Bookshops have responded to these changes, bringing in cafe-style environments and organising events and book clubs that bring people into the shop, where they might just browse around and buy something. Libraries like to say they are doing this sort of thing, but it is half-hearted. Birmingham says its new library will only do events that are self-funding, for example: no concept of using events to bring more people in. That dearth of thinking is why Birmingham has discovered that the £10m-a-year cost of running its £188m spanking-new library (which of course won lots of architecture prizes) is unaffordable, given all the other urgent demands on the city’s budget.

It will always be like this. Local authorities have to provide life-saving services, social care, transport, roads, schools, you name it – libraries are always going to be something of a luxury, particularly when 70% of the borrowings are fiction, and much of the rest are about cookery, DIY and cars. Local authorities know this is not  a debate about ‘public education’ but about free entertainment for largely elderly and middle-class users.
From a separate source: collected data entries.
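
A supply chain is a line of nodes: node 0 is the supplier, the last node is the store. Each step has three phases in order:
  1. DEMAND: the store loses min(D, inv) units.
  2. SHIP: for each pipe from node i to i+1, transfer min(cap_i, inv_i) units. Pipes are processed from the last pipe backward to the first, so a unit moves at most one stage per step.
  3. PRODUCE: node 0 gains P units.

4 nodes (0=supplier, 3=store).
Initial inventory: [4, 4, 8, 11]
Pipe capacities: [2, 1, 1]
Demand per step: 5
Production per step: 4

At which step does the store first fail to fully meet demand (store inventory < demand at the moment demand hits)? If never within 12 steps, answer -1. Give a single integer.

Step 1: demand=5,sold=5 ship[2->3]=1 ship[1->2]=1 ship[0->1]=2 prod=4 -> [6 5 8 7]
Step 2: demand=5,sold=5 ship[2->3]=1 ship[1->2]=1 ship[0->1]=2 prod=4 -> [8 6 8 3]
Step 3: demand=5,sold=3 ship[2->3]=1 ship[1->2]=1 ship[0->1]=2 prod=4 -> [10 7 8 1]
Step 4: demand=5,sold=1 ship[2->3]=1 ship[1->2]=1 ship[0->1]=2 prod=4 -> [12 8 8 1]
Step 5: demand=5,sold=1 ship[2->3]=1 ship[1->2]=1 ship[0->1]=2 prod=4 -> [14 9 8 1]
Step 6: demand=5,sold=1 ship[2->3]=1 ship[1->2]=1 ship[0->1]=2 prod=4 -> [16 10 8 1]
Step 7: demand=5,sold=1 ship[2->3]=1 ship[1->2]=1 ship[0->1]=2 prod=4 -> [18 11 8 1]
Step 8: demand=5,sold=1 ship[2->3]=1 ship[1->2]=1 ship[0->1]=2 prod=4 -> [20 12 8 1]
Step 9: demand=5,sold=1 ship[2->3]=1 ship[1->2]=1 ship[0->1]=2 prod=4 -> [22 13 8 1]
Step 10: demand=5,sold=1 ship[2->3]=1 ship[1->2]=1 ship[0->1]=2 prod=4 -> [24 14 8 1]
Step 11: demand=5,sold=1 ship[2->3]=1 ship[1->2]=1 ship[0->1]=2 prod=4 -> [26 15 8 1]
Step 12: demand=5,sold=1 ship[2->3]=1 ship[1->2]=1 ship[0->1]=2 prod=4 -> [28 16 8 1]
First stockout at step 3

3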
LSSI, a company founded by librarians, which works with 78 communities in the US, reckons it can cut the UK libraries budget by 35%, increase opening hours, raise the number of library users, and still spend ten times more on books. Frankly, it is about time we put libraries out to commercial tender.  Let us specify what they are actually there for – not something that up to now there has been any public debate about – and the outputs we want, and then invite private, voluntary and charitable groups to make an offer. You can be sure of two things. Firstly, they would not build £188m white elephants, but would create libraries near to shops, schools and other places that people find local and convenient. And secondly, that the entire business would be revolutionised in short order, leading to everything that libraries are supposed to be there for being do cheaper and better.

Pay as you protest?

Libertarians generally subscribe to several maxims. Here are two:

1) That everyone has the right to express their views, providing their expressions are within the law.

2) That it’s a good thing when people feel the effects of the social costs they impose on others.
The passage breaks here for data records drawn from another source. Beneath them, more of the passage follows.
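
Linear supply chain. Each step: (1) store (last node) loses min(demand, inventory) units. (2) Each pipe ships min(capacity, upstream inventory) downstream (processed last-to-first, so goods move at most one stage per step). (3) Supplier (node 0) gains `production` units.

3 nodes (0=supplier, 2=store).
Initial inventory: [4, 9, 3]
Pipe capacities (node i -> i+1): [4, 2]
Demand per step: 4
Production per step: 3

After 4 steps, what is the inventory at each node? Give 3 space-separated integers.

Step 1: demand=4,sold=3 ship[1->2]=2 ship[0->1]=4 prod=3 -> inv=[3 11 2]
Step 2: demand=4,sold=2 ship[1->2]=2 ship[0->1]=3 prod=3 -> inv=[3 12 2]
Step 3: demand=4,sold=2 ship[1->2]=2 ship[0->1]=3 prod=3 -> inv=[3 13 2]
Step 4: demand=4,sold=2 ship[1->2]=2 ship[0->1]=3 prod=3 -> inv=[3 14 2]

3 14 2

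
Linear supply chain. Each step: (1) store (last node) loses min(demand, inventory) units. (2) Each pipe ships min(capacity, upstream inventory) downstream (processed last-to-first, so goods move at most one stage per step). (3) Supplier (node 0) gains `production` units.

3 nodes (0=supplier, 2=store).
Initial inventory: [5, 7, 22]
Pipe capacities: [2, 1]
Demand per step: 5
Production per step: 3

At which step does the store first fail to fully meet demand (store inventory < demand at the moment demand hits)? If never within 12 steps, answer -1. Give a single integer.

Step 1: demand=5,sold=5 ship[1->2]=1 ship[0->1]=2 prod=3 -> [6 8 18]
Step 2: demand=5,sold=5 ship[1->2]=1 ship[0->1]=2 prod=3 -> [7 9 14]
Step 3: demand=5,sold=5 ship[1->2]=1 ship[0->1]=2 prod=3 -> [8 10 10]
Step 4: demand=5,sold=5 ship[1->2]=1 ship[0->1]=2 prod=3 -> [9 11 6]
Step 5: demand=5,sold=5 ship[1->2]=1 ship[0->1]=2 prod=3 -> [10 12 2]
Step 6: demand=5,sold=2 ship[1->2]=1 ship[0->1]=2 prod=3 -> [11 13 1]
Step 7: demand=5,sold=1 ship[1->2]=1 ship[0->1]=2 prod=3 -> [12 14 1]
Step 8: demand=5,sold=1 ship[1->2]=1 ship[0->1]=2 prod=3 -> [13 15 1]
Step 9: demand=5,sold=1 ship[1->2]=1 ship[0->1]=2 prod=3 -> [14 16 1]
Step 10: demand=5,sold=1 ship[1->2]=1 ship[0->1]=2 prod=3 -> [15 17 1]
Step 11: demand=5,sold=1 ship[1->2]=1 ship[0->1]=2 prod=3 -> [16 18 1]
Step 12: demand=5,sold=1 ship[1->2]=1 ship[0->1]=2 prod=3 -> [17 19 1]
First stockout at step 6

6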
A recent debate on Radio 2 – about street demonstrators possibly having to pay to protest after police look to refuse to close roads for them to demonstrate – pits these two maxims against each other. However misjudged I find the views of groups like “The Campaign Against Climate Change”, “The People’s Assembly Against Austerity”, “Global Justice Now”, and “Friends of the Earth”, there is clearly a case here of the immovable object of people’s freedom to protest coming smack bang against the irresistible force of valuable resources being exhausted by the presence of these demonstrators on our streets, in this case in the shape of exhausted police resources, blocked roads, temporary traffic regulations and potential disturbances of the peace.

On the one hand I suggest libertarians wouldn’t want a situation where people’s right and ability to protest was predicated on their ability to pay. But on the other I would prefer protesters to feel the costs of their actions. So while I am all for defending people’s prerogative in being able to demonstrate against actions they dislike – when those actions come at a social cost to others, some are arguing that it is not particularly unreasonable that they should pick up the bill for these negative externalities imposed on others.

It may not be unreasonable, but I don’t think it should be desired either. The state chooses to have a police presence at a demonstration (it is compulsory to notify the police of any planned demonstration), not the demonstrators. A very risk averse state apparatus operates under the ethos that modern life is safe but expensive. Any restrictions of this kind on the ability of people to protest legally is bound to restrict freedom of expression, and at the same time increase the likelihood of people protesting illegally – and that is not likely to make organised demonstrations any cheaper or safer.